On Wednesday 25th January  the Watershed in Hereford was packed to hear the presentation by Robin Thorndyke on the famous local artist and child prodigy Brian Hatton. Robin has identified and then photographed the landscapes and farming scenes that Brian Hatton painted nearly 100 years earlier. The evening was very entertaining as Robin had many interesting stories and anecdotes about Brian Hatton and about his own investigative journey to match paintings to locations and the people he met along the way. These stories were illustrated with Robin’s own contemporary photographs and Brian Hatton’s paintings, of which 1,400 are stored in the Herefordshire Council Resource Centre in Friar Street. The event was hosted and organised by Hereford Civic Society (www.herefordcivicsociety.org.uk)

Herefordshire Council has a fantastic collection of Brian Hatton’s work which has been tucked away since the closure of The Hatton Gallery in Churchill Gardens many years ago. Only now are some of these paintings once again being made available for the public to see upstairs in the Museum in Broad Street.

The fact that many of the landscapes remain unchanged is to be celebrated and it is surprising that the Council haven’t made more of the collection and linked it to the Breinton Tourist Cycle route which passes through the areas of Warham and Breinton, captured in art by the young Brian Hatton as he walked or rode along those same country lanes little changed by time. As Robin Thorndyke pointed out, Brian Hatton died at the age of 28 in the First World War and so was outlived by Monet and Renoir, who were his contemporaries. If he had lived would Herefordshire now be celebrated like the locations in France captured in paint by those French artists. Sadly for future generations, if the Hereford Relief Road is approved, the living landscapes which inspired Brian Hatton will be buried and lost from sight forever, as the proposed route passes directly through that area. Let us hope that Councillors who, by visiting Brian Hatton’s paintings and appreciating, as Brian did, the fantastic rural heritage on the doorstep of our Cathedral city, reconsider the future plans for Hereford and instead of destroying these beautiful assets celebrate and promote them.

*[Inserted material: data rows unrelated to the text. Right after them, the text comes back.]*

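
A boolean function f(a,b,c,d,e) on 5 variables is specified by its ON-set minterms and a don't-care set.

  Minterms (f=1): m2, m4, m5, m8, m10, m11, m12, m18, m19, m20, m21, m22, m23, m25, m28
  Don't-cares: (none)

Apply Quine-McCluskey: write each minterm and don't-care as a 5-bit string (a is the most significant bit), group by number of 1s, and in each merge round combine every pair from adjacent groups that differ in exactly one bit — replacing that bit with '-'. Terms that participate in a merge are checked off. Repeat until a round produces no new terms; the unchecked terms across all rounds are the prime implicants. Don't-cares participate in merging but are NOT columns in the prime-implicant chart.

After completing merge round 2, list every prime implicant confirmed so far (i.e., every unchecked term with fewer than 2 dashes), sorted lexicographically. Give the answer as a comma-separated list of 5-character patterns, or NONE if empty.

size-2^0 implicants → 00010(✓)  00100(✓)  00101(✓)  01000(✓)  01010(✓)  01011(✓)  01100(✓)  10010(✓)  10011(✓)  10100(✓)  10101(✓)  10110(✓)  10111(✓)  11001  11100(✓)
size-2^1 implicants → -0010  -0100(✓)  -0101(✓)  -1100(✓)  0-010  0-100(✓)  0010-(✓)  01-00  010-0  0101-  1-100(✓)  10-10(✓)  10-11(✓)  1001-(✓)  101-0(✓)  101-1(✓)  1010-(✓)  1011-(✓)
size-2^2 implicants → --100  -010-  10-1-  101--
Unchecked terms (primes): --100, -0010, -010-, 0-010, 01-00, 010-0, 0101-, 10-1-, 101--, 11001

-0010, 0-010, 01-00, 010-0, 0101-, 11001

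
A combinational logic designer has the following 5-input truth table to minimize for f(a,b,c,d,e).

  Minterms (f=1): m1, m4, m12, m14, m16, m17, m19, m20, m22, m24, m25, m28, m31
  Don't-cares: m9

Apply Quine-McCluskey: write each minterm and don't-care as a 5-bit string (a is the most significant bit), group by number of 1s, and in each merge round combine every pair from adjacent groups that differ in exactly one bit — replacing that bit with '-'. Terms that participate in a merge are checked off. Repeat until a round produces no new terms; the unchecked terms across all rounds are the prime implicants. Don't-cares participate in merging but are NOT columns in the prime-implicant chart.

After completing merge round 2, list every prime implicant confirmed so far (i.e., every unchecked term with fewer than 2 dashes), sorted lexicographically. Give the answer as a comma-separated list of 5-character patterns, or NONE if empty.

011-0, 100-1, 101-0, 11111

[col 0] 00001*, 00100*, 01001*, 01100*, 01110*, 10000*, 10001*, 10011*, 10100*, 10110*, 11000*, 11001*, 11100*, 11111
[col 1] -0001*, -0100*, -1001*, -1100*, 0-001*, 0-100*, 011-0, 1-000*, 1-001*, 1-100*, 10-00*, 100-1, 1000-*, 101-0, 11-00*, 1100-*
[col 2] --001, --100, 1--00, 1-00-
Prime implicants: --001, --100, 011-0, 1--00, 1-00-, 100-1, 101-0, 11111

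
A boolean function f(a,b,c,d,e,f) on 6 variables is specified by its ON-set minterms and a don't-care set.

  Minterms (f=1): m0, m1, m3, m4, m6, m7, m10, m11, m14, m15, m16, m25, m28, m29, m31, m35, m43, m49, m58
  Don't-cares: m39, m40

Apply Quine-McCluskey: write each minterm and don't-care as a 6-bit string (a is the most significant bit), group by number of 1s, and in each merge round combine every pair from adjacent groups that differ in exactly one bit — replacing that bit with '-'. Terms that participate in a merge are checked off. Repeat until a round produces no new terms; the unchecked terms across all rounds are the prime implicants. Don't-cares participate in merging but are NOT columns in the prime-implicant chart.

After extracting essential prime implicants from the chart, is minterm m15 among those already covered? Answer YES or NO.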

It also makes one think that if there is so much of our money in the Herefordshire Council coffers or available to borrow for link roads, relief roads and bypasses in Herefordshire, could the council not spare some of this money for a new art gallery and library (promised now for nearly 20 years in Hereford but now abandoned). I am sure that such a building could also combine a learning resource for the higher education ambitions Herefordshire Council have for Hereford City. If the building was well designed and located it could link with the existing arts resource at the Courtyard and the Art College and could also provide an archive storage for historic records. This building could be another jewel in the centre of Hereford and a significant tourist attraction for our area. It might be a better reason for people to come to Hereford rather than to rely on a new retail quarter at a time when retail is not the fashion it once was. Instead let Hereford celebrate its talent; its landscapes and the fact that it can be different and a better place for that.